Jahanshahi et al. in their retrospective analytical study, found a significant correlation between MVD and MCD in NOM (P < 0.001),but in spite of a higher density of MCs and microvessel observed in OSCC compared with NM there was no significant correlation between them (P = 0.731). [27]

Gomes et al. studied the number of MCs in 4 groups: NOM (n = 6); mild dysplasia in actinic cheilitis (MDAC) (n = 13); severe dysplasia in actinic cheilitis (SDAC) (n = 13); and LSCC (n = 15). The largest mean number of MCs per group was observed in LSCC (40.1), followed by MDAC (30.5), SDAC (28.6) and NOM (12.2). There were significant differences between NOM and MDAC (P < 0.05) and between NOM and LSCC (P < 0.05). The increased density of MCs observed in AC and in LSCC compared to NOM suggests a role of the MCs in the development of these lesions. [5]

Mohtasham et al. compared the MCC and MVD among NOM, oral dysplastic epithelium and low- and high-grade OSCC. The mean MCC and MVD, as well as the correlation between them, were evaluated by immune-histochemical staining. The results showed a statistically significant increases in mean MCC and MVD between NOM and epithelial dysplasia, NOM and OSCC and epithelial dysplasia and OSCC (P < 0.05), but there were no statistically significant differences in MCC and MVD between low- and high-grade OSCC. This significant between MCC and MVD is in agreement with the idea that MCs promote tumor progression via up-regulation of angiogenesis. [28]

The results of a recent study suggested that angiogenesis occur in OSCC and might be used as an index to express the aggression of the disease however MCs make up only a part of the complex process of angiogenesis along with other factors secreted by tumor. [29] In 2007, A study reported a decrease in MCs count in specimens of OSCC and premalignant oral hyperkeratosis (leukoplakia). This decrease in number of MCs might be related to the migration failure of these cells, possibly reflecting an important modification in the microenvironment during tumor initiation and progression. [30]

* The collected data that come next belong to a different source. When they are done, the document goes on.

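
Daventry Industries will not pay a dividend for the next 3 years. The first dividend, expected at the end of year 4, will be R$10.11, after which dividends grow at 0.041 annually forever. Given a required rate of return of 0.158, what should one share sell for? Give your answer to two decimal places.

R$55.65

Deferred-dividend DDM. At t=3 the remaining stream is a growing perpetuity with first payment D_4 = 10.11.
V_3 = D_4/(r−g) = 10.11/(0.158−0.041) = 86.4103
P₀ = V_3/(1+r)^3 = 86.4103/(1+0.158)^3 = 55.6467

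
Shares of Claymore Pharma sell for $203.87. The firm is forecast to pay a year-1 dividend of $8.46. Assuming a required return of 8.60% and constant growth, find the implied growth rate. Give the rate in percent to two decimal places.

From P₀ = D₁/(r − g), the implied growth is g = r − D₁/P₀.
g = 0.086 − 8.46/203.87 = 0.086 − 0.04150 = 0.04450

4.45%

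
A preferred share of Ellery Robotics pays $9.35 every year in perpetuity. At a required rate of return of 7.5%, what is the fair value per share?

Zero-growth DDM (perpetuity): P₀ = D/r = 9.35 / 0.075 = 124.6667

$124.67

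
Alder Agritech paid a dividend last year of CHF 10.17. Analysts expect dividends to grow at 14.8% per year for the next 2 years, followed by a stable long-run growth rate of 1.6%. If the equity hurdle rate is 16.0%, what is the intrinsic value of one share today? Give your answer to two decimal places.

Two-stage DDM. Project D₁…D_2 at 0.148, terminal growth 0.016, discount at r = 0.16.
D_1 = 11.6752
D_2 = 13.4031
Terminal value at t=2: TV = D_3/(r−g) = 13.6175/(0.16−0.016) = 94.5662
P₀ = 11.6752/(1+0.16)^1 + 13.4031/(1+0.16)^2 + 94.5662/(1+0.16)^2 = 90.3036

CHF 90.30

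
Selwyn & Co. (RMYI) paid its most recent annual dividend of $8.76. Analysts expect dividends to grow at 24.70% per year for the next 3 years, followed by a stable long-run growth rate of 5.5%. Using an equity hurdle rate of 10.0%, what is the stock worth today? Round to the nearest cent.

Two-stage DDM. Project D₁…D_3 at 0.247, terminal growth 0.055, discount at r = 0.1.
D_1 = 10.9237
D_2 = 13.6219
D_3 = 16.9865
Terminal value at t=3: TV = D_4/(r−g) = 17.9207/(0.1−0.055) = 398.2387
P₀ = 10.9237/(1+0.1)^1 + 13.6219/(1+0.1)^2 + 16.9865/(1+0.1)^3 + 398.2387/(1+0.1)^3 = 333.1532

$333.15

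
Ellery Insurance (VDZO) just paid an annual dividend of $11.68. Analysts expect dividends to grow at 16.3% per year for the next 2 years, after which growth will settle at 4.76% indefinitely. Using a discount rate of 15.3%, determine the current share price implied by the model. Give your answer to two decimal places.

Two-stage DDM. Project D₁…D_2 at 0.163, terminal growth 0.0476, discount at r = 0.153.
D_1 = 13.5838
D_2 = 15.7980
Terminal value at t=2: TV = D_3/(r−g) = 16.5500/(0.153−0.0476) = 157.0208
P₀ = 13.5838/(1+0.153)^1 + 15.7980/(1+0.153)^2 + 157.0208/(1+0.153)^2 = 141.7780

$141.78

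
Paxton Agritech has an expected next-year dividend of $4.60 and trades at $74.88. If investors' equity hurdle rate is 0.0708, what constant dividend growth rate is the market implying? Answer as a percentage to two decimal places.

0.94%

From P₀ = D₁/(r − g), the implied growth is g = r − D₁/P₀.
g = 0.0708 − 4.60/74.88 = 0.0708 − 0.06143 = 0.00937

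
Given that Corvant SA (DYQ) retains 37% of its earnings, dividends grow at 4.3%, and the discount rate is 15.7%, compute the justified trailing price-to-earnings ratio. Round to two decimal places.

5.76

Payout ratio b = 1 − 0.37 = 0.63.
Justified trailing P/E = b(1+g)/(r−g) = 0.63×(1+0.043)/(0.157−0.043) = 5.7639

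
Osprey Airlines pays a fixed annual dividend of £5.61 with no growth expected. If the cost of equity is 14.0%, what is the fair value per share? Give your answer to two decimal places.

Zero-growth DDM (perpetuity): P₀ = D/r = 5.61 / 0.14 = 40.0714

£40.07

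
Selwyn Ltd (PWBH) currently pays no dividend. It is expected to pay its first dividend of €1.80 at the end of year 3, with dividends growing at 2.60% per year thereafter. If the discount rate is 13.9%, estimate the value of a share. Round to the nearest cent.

Deferred-dividend DDM. At t=2 the remaining stream is a growing perpetuity with first payment D_3 = 1.80.
V_2 = D_3/(r−g) = 1.80/(0.139−0.026) = 15.9292
P₀ = V_2/(1+r)^2 = 15.9292/(1+0.139)^2 = 12.2785

€12.28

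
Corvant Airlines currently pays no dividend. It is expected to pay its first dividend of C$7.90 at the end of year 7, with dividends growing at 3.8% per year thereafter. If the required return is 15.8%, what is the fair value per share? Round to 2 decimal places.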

MCs in immunological disorders

MC numbers were increased in recurrent aphthous ulcers and local MCs showed signs of activation or degranulation suggesting active involvement of this cell type in recurrent aphthous ulcer pathogenesis. [9]


   Conclusion Top


From the results of these research works, it may be concluded that though acting as defense cells under normal conditions, they may also help in disease progression. Further research studies on mast cells may enhance our knowledge on their role in pathogenesis of various oral pathologies.